I joined this club, not this piece of property but another. bshadricks parents where so nice. We enjoyed our time at there house as we paid our dues for another piece of property. I rode the said piece with bshadrick(ben) on this 1000. we seen deer!! 1 big buck and several does. These folks are fine as they come. 
Give them a call and see for yourself. I am going to help mow roads and plant food plots. We have tractors.

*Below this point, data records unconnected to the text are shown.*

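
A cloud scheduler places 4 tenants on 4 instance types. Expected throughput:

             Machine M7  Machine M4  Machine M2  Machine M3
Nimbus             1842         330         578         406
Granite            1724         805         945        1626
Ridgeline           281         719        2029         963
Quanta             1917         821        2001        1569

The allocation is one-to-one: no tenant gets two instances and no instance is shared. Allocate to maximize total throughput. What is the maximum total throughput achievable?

Max total: 6318 ops/s

This is the linear assignment problem.
Optimal: Nimbus→Machine M7 (1842 ops/s), Granite→Machine M3 (1626 ops/s), Ridgeline→Machine M2 (2029 ops/s), Quanta→Machine M4 (821 ops/s) — total 1842+1626+2029+821 = 6318 ops/s.
Max-entry greedy (repeatedly take the single best remaining cell) gives 5902 ops/s, worse by 416.
Swapping Nimbus↔Granite (Nimbus→Machine M3 406 ops/s, Granite→Machine M7 1724 ops/s) loses 1338.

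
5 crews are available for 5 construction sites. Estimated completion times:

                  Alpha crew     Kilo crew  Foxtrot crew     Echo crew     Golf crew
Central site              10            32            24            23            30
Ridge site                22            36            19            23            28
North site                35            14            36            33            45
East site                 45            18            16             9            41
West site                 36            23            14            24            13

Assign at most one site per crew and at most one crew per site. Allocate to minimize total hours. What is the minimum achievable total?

Min total: 65 hours

Optimal: Alpha crew→Central site (10 hours), Kilo crew→North site (14 hours), Foxtrot crew→Ridge site (19 hours), Echo crew→East site (9 hours), Golf crew→West site (13 hours) — total 10+14+19+9+13 = 65 hours.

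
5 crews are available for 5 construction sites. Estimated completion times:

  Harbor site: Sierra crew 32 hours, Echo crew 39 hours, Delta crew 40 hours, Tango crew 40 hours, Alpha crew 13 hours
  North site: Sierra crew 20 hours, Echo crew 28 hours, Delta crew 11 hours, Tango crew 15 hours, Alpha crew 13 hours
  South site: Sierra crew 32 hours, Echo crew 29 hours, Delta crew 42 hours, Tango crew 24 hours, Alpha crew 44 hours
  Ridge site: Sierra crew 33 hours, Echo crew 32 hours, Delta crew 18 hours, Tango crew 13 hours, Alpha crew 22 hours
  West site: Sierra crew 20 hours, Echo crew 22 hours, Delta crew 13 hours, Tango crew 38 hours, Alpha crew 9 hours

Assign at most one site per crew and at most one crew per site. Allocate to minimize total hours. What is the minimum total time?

Min total: 86 hours

Optimal: Sierra crew→West site (20 hours), Echo crew→South site (29 hours), Delta crew→North site (11 hours), Tango crew→Ridge site (13 hours), Alpha crew→Harbor site (13 hours) — total 20+29+11+13+13 = 86 hours.
Checked against all permutations: 86 hours is optimal.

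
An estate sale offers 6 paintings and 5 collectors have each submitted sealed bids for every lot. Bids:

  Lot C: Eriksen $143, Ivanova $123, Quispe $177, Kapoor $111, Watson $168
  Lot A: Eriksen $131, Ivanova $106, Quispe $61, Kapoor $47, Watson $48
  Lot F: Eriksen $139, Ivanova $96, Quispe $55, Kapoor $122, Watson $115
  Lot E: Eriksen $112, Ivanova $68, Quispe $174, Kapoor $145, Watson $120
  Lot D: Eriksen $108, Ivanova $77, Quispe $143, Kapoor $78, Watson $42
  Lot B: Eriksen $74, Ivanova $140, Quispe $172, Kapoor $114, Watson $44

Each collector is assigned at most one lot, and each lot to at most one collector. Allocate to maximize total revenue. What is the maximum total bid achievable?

This is a one-to-one assignment (maximum-weight bipartite matching).
Optimal: Eriksen→Lot A ($131), Ivanova→Lot B ($140), Quispe→Lot E ($174), Kapoor→Lot F ($122), Watson→Lot C ($168) — total 131+140+174+122+168 = $735.
Max-entry greedy (repeatedly take the single best remaining cell) gives $649, worse by 86.
Swapping Eriksen↔Kapoor (Eriksen→Lot F $139, Kapoor→Lot A $47) loses 67.
No other one-to-one assignment exceeds $735.

Max total: $735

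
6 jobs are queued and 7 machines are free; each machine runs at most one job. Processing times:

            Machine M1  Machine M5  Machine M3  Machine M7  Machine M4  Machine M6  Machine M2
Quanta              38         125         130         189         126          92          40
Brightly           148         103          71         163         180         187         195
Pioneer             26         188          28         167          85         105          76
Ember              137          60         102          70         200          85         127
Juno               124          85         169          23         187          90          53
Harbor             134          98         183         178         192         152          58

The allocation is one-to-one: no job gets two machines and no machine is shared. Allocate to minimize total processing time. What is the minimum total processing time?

Treat this as an assignment problem: match each job to one machine.
Optimal: Quanta→Machine M6 (92 min), Brightly→Machine M3 (71 min), Pioneer→Machine M1 (26 min), Ember→Machine M5 (60 min), Juno→Machine M7 (23 min), Harbor→Machine M2 (58 min) — total 92+71+26+60+23+58 = 330 min.
Next-best assignment: Quanta→Machine M1, Brightly→Machine M5, Pioneer→Machine M3, Ember→Machine M6, Juno→Machine M7, Harbor→Machine M2 = 335 min.

Min total: 330 min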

Thanks ben for the tour today


----------



## kmckinnie (Jul 27, 2014)

O- Yea, just encase ya'll did not know, I'm in the G O N bow challenge and I'm hunting on some of there property in hopes of killen a P/Y buck!!


----------



## bshadrick (Jul 31, 2014)

there is also 7 food plots on the place ranging from 3/4 of an acre and up .  feel free to call or pm me


----------



## grarmstrong2117 (Aug 5, 2014)

How many total members? pin in and out, first come first served rules?


----------



## bshadrick (Aug 6, 2014)

all food plots are open going to start this year pin and pin out. 8 to ten members .


----------



## sparkman8 (Aug 6, 2014)

*Great deer lease*

Just wanted to say I have hunted very close to this lease a few years ago and the deer in this area make for some of the best hunting in GA!  wish i was not already in a club I would jump on this!  Good luck


----------



## bshadrick (Aug 13, 2014)

sparkman8 said:


> Just wanted to say I have hunted very close to this lease a few years ago and the deer in this area make for some of the best hunting in GA!  wish i was not already in a club I would jump on this!  Good luck


There has been a lot good ones killed over the years.


----------



## bshadrick (Aug 24, 2014)

still  some openings left


----------



## sghoghunter (Aug 24, 2014)

Any hogs? Do yall allow dogs for hogs in off season?


----------



## bshadrick (Aug 25, 2014)

yes there is hogs on place . yes we do allow dogs for hogs in off season


----------